A Recommendation refers to the suggestion or advice provided by a network-based system to its users regarding specific actions, choices, or content. These recommendations are often personalized and aim to enhance the user experience, guiding individuals to make informed decisions within the networked environment. Recommendations in networks can span various domains, including content, products, services, connections, and more.

Recommendations in networks play a pivotal role in enhancing user satisfaction, engagement, and the overall utility of the networked platform. Effective recommendation systems contribute to a more personalized and user-friendly experience, fostering a sense of relevance and value for the network users.

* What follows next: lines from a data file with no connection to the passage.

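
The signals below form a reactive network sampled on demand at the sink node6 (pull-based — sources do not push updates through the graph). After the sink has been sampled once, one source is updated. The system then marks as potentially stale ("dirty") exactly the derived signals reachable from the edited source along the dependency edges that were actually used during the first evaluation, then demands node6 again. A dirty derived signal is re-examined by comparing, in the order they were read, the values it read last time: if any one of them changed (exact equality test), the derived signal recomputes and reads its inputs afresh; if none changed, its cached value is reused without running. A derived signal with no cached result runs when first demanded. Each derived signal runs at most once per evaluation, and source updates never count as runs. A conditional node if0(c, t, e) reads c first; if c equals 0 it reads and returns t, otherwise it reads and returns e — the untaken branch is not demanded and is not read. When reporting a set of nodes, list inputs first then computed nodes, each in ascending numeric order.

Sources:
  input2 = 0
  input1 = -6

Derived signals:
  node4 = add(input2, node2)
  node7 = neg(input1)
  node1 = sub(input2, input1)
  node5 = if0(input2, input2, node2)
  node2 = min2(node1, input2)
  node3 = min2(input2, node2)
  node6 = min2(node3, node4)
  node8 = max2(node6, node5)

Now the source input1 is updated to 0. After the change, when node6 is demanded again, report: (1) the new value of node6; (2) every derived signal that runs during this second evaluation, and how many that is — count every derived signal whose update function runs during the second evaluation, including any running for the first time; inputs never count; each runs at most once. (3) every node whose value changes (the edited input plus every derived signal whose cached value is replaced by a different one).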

Asymmetrically Hierarchical Networks with Attentive Interactions for Interpretable Review-based Recommendation

Recently, recommender systems have been able to emit substantially improved recommendations by leveraging user-provided reviews. Existing methods typically merge all reviews of a given user (item) into a long document, and then process user and item documents in the same manner. In practice, however, these two sets of reviews are notably different: users’ reviews reflect a variety of items that they have bought and are hence very heterogeneous in their topics, while an item’s reviews pertain only to that single item and are thus topically homogeneous. In this work, we develop a novel neural network model that properly accounts for this important difference by means of asymmetric attentive modules. The user module learns to attend to only those signals that are relevant with respect to the target item, whereas the item module learns to extract the most salient contents with regard to properties of the item. Our multi-hierarchical paradigm accounts for the fact that neither are all reviews equally useful, nor are all sentences within each review equally pertinent. Extensive experimental results on a variety of real datasets demonstrate the effectiveness of our method.